Frankly, this seems a little like I'm trawling around nostalgia lane, painting the game a little better than it actually is. If you guess that, then you'd be right. For it's time, it's a fairly entertaining game that maintains deliciously terrible dialog and goofy action scenes. If you're looking for a serious game, then there are many, many new generation games that are much better for this type of thing.
If you like Game Boy games, memory lane, and really cheesy dialog and terribly simplistic action, then you are most certainly in the right place. If you want a serious, down and dirty game that really gives you Bond without jilting you of the Bond Experience, then shoot for another game. (Problably Nightfire or Golden Eye).
You are flirting with death, Mr. Classic. I expect a positive ending.
Don't get me wrong, if I didn't absolutely love this game, I wouldn't have written a review for it.
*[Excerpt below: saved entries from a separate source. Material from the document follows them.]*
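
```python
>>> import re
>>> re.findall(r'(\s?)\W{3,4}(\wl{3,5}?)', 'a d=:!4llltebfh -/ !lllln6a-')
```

[('', '4lll'), (' ', 'llll')]

The pattern matches optionally whitespace (captured); then 3 to 4 of a non-word character; then a word character, then 3 to 5 of a literal 'l' (lazy) (captured).
Scanning left to right: at [3:10] match '=:!4lll', groups = ('', '4lll'); at [15:24] match ' -/ !llll', groups = (' ', 'llll').
`findall` packs the 2 group values into a tuple for every match.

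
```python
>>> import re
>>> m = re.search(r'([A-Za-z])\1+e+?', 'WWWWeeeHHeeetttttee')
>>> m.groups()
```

After group 1 captures some text, `\1` only succeeds where that same text appears again.
`re.search` tries every starting position until one works.
The match spans [0:5] → 'WWWWe'.
Captured: group 1 = 'W'.

('W',)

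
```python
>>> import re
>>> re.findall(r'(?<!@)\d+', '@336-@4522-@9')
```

The negative lookaround is zero-width — it rules out positions where the adjacent text would match, without consuming anything.
Since nothing is captured, `findall` lists the 2 matched substrings directly.

['36', '522']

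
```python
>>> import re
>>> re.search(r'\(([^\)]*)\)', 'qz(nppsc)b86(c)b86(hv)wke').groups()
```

('nppsc',)

`re.search` scans for the first position where the pattern succeeds.
The match spans [2:9] → '(nppsc)'.
Captured: group 1 = 'nppsc'.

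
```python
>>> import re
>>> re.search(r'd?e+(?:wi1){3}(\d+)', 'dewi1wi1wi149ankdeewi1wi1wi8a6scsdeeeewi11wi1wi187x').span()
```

Pattern: optionally the literal 'd', then one or more of the literal 'e', then the literal 'wi1' repeated 3 times; then one or more of a digit (captured).
`re.search` scans for the first position where the pattern succeeds.
The match spans [0:13] → 'dewi1wi1wi149'.
Captured: group 1 = '49'.

(0, 13)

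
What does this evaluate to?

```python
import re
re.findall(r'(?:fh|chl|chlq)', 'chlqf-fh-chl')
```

['chl', 'fh', 'chl']

The regex engine tests alternatives in the order written; an earlier branch that matches wins even if a later one would match more.
Walking the string: at [0:3] → 'chl'; at [6:8] → 'fh'; at [9:12] → 'chl'.
`findall` yields the raw match text (3 of them) because the pattern has no groups.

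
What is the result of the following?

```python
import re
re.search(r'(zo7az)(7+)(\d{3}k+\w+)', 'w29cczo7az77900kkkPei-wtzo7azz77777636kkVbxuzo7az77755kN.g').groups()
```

('zo7az', '77', '900kkkPei')

The pattern matches the literal 'zo', then the literal '7az' (captured); then one or more of a literal '7' (captured); then exactly 3 of a digit, then one or more of the literal 'k', then one or more of a word character (captured).
`re.search` scans for the first position where the pattern succeeds.
The match spans [5:21] → 'zo7az77900kkkPei'.
Captured: group 1 = 'zo7az', group 2 = '77', group 3 = '900kkkPei'.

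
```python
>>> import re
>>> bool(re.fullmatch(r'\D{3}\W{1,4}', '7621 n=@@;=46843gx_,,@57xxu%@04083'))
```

`re.fullmatch` is like wrapping the pattern in `^…$` (in single-line mode).
Here there's no way to consume every character, so the call returns None, and `bool(None)` is False.

False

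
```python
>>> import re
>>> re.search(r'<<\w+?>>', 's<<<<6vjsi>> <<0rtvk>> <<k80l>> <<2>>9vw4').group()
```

'<<6vjsi>>'

Unlike `match`, `search` isn't anchored — it looks for the pattern anywhere in the string.
The match spans [3:12] → '<<6vjsi>>'.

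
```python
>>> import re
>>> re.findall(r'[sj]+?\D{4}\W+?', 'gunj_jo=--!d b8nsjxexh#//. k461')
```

['j_jo=-', 'sjxexh#']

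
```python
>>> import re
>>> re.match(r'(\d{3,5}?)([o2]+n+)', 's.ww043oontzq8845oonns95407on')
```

`re.match` only tries the pattern at the start of the string.
Here position 0 doesn't satisfy it, so the call returns None.

None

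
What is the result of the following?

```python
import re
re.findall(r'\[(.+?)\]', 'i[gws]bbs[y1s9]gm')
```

['gws', 'y1s9']

Because the quantifier is non-greedy, it stops expanding at the earliest point where the rest of the pattern can succeed.
`findall` collects group 1 from each match (2 total).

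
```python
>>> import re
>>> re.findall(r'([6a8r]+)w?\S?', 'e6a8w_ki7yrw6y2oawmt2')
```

['6a8', 'r', 'a']

The pattern matches one or more of one of [6a8r] (captured); then optionally a literal 'w', then optionally a non-whitespace character.
Matches: at [1:6] match '6a8w_', group 1 = '6a8'; at [10:13] match 'rw6', group 1 = 'r'; at [16:19] match 'awm', group 1 = 'a'.
With a single group, `findall` returns only what that group captured — 3 items.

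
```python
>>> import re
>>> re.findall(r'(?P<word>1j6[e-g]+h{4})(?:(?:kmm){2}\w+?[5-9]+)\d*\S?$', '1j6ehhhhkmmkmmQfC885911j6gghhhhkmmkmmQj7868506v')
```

['1j6ehhhh']

This matches the literal '1j6', then one or more of a character in [e-g], then exactly 4 of the literal 'h' (captured as 'word'); then the literal 'kmm' repeated 2 times, then one or more of a word character (lazy), then one or more of a character in [5-9] (non-capturing group); then zero or more of a digit, then optionally a non-whitespace character; then anchored at the end.
Scanning left to right: at [0:47] match '1j6ehhhhkmmkmmQfC885911j6gghhhhkmmkmmQj7868506v', group 1 = '1j6ehhhh'.
`findall` collects group 1 from the one match (1 total).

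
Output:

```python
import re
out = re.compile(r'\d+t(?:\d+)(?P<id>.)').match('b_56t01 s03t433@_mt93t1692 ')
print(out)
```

`re.match` won't scan ahead — the pattern has to work from the very first character.
Here the pattern fails at index 0, so the call returns None.

None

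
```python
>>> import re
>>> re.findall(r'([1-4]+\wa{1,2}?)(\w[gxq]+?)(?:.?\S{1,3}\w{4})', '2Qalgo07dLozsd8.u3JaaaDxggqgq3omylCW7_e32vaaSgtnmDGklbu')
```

The pattern matches one or more of a character in [1-4], then a word character, then 1 to 2 of a literal 'a' (lazy) (captured); then a word character, then one or more of one of [gxq] (lazy) (captured); then optionally any character, then 1 to 3 of a non-whitespace character, then exactly 4 of a word character (non-capturing group).
Matches: at [0:13] match '2Qalgo07dLozs', groups = ('2Qa', 'lg'); at [39:54] match '32vaaSgtnmDGklb', groups = ('32vaa', 'Sg').
2 groups means each result is a tuple of 2 captured strings — 2 here.

[('2Qa', 'lg'), ('32vaa', 'Sg')]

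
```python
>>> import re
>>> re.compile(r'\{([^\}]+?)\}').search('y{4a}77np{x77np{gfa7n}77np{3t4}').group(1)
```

'4a'

The match spans [1:5] → '{4a}'.
Captured: group 1 = '4a'.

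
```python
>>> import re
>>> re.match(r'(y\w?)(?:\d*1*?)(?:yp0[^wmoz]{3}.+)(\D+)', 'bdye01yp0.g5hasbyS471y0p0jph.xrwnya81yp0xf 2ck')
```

`match` is anchored at position 0; if the pattern doesn't fit there, it returns None.
Here the pattern fails at index 0, so the call returns None.

None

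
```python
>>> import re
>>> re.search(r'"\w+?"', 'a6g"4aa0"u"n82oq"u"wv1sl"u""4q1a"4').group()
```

'"4aa0"'

The match spans [3:9] → '"4aa0"'.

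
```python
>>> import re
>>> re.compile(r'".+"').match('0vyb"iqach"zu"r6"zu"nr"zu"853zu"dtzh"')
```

None

`re.match` only tries the pattern at the start of the string.
Here the string doesn't start with a match, so the call returns None.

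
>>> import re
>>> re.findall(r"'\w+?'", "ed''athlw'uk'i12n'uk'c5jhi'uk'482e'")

["'athlw'", "'i12n'", "'c5jhi'", "'482e'"]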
It's an old game, and certainly a very small audience that would actually enjoy it, so I don't feel like I'm amusing anyone but myself by writing this. As such, if you enjoy cheese in all of it's awful excellence, then you should find this game and play around with it. It's achieved Repercussions Of Evil levels of excellence, while still being accurate to the Bond universe.
Buy It. If it's not your thing, then you've jilted yourself out of a whole 25 cents, so you probably won't miss it. If you enjoy it, then it's definitely a whole quarter well spent. If you can find it, pick it up. I liked it, and you probably would too.